Rules that watch your KPIs and email you when a threshold is crossed, with an AI advisor explaining why and how to close the gap.
Fires when any one ticker is more than 50% of your mock-portfolio cost basis.
Fires when an idea has sat in 'researching' status with no fresh AI summary in over a week.
Fires when a watchlist/researching ticker is at or below your watch_target_price (or within 5% above it).
NBIS makes up 79.6% of your $12,569 total cost basis — nearly four times the weight of your only other holding, CSU.TO. With just two positions in the portfolio, a single adverse move in NBIS has almost no cushion from diversification, and your 6.2% unrealized gain could evaporate quickly if the original mention thesis loses momentum or the stock reverses.
Today, review how many NBIS lots you hold and confirm whether your original confidence level (1–5) still reflects current conviction — if it has drifted below the level that justified a $10,000 position, document a plan to trim toward a size consistent with that confidence tier (e.g., confidence 5 = $2,000 max per your thesis). In parallel, open your idea pipeline and identify 1–2 tickers you've been tracking so you can redeploy trimmed capital into new positions that would bring NBIS concentration below 50% of total cost basis.
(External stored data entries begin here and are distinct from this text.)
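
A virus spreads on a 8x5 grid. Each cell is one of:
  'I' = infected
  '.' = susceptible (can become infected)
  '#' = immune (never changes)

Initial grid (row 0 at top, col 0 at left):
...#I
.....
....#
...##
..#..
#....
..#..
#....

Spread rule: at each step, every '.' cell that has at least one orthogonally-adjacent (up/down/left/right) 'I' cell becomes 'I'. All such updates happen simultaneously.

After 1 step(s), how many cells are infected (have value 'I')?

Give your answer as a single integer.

Step 0 (initial): 1 infected
Step 1: +1 new -> 2 infected

Answer: 2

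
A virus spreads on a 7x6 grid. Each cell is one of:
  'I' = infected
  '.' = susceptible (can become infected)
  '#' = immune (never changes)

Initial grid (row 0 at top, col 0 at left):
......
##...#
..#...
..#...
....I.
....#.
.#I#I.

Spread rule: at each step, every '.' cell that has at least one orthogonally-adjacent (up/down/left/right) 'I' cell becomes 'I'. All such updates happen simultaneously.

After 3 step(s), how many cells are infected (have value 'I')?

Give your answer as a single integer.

Answer: 20

Derivation:
Step 0 (initial): 3 infected
Step 1: +5 new -> 8 infected
Step 2: +7 new -> 15 infected
Step 3: +5 new -> 20 infected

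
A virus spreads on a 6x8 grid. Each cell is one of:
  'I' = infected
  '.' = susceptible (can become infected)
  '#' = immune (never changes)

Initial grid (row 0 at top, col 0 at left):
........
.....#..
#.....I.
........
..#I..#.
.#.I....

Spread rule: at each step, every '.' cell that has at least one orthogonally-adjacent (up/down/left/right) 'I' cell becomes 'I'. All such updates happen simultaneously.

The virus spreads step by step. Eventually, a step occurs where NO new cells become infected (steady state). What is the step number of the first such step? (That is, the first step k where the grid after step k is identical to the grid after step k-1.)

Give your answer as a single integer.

Step 0 (initial): 3 infected
Step 1: +8 new -> 11 infected
Step 2: +10 new -> 21 infected
Step 3: +8 new -> 29 infected
Step 4: +7 new -> 36 infected
Step 5: +3 new -> 39 infected
Step 6: +3 new -> 42 infected
Step 7: +1 new -> 43 infected
Step 8: +0 new -> 43 infected

Answer: 8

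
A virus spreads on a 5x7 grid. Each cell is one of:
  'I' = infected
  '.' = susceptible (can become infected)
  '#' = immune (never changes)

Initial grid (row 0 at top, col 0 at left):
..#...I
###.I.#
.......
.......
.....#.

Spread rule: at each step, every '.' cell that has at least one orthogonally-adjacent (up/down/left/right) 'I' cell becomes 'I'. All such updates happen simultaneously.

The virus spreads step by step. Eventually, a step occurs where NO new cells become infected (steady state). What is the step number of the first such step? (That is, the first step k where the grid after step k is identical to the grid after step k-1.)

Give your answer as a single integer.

Step 0 (initial): 2 infected
Step 1: +5 new -> 7 infected
Step 2: +4 new -> 11 infected
Step 3: +5 new -> 16 infected
Step 4: +4 new -> 20 infected
Step 5: +4 new -> 24 infected
Step 6: +2 new -> 26 infected
Step 7: +1 new -> 27 infected
Step 8: +0 new -> 27 infected

Answer: 8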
NVDA has been sitting in 'researching' for 12 days without a fresh AI research run, meaning any thesis you're building on it is based on context that's nearly two weeks old — a long time for a stock this sensitive to earnings revisions, export controls, and analyst sentiment shifts. If you're weighing a confidence-level entry, stale research increases the risk that your sizing decision (anywhere from $500 at confidence 1 up to $2,000 at confidence 5) is anchored to outdated information.
Run a fresh AI research pass on NVDA today and update the 'last_research_at' timestamp in your tracker. After reviewing the output, either assign a confidence level and log an intended position size, or move NVDA out of 'researching' and into a 'watchlist' or 'archived' state so the rule stops firing on a stale idea you're not actively pursuing.
CSU.TO has been sitting in 'researching' for 12 days without a fresh AI research run, meaning any thesis you're building on it is now stale by nearly two weeks. For a high-priced TSX stock like Constellation Software — where a single share runs well above $3,000 CAD — your entry sizing decision is especially sensitive to current data, since even one share represents a significant commitment relative to your $500 base unit.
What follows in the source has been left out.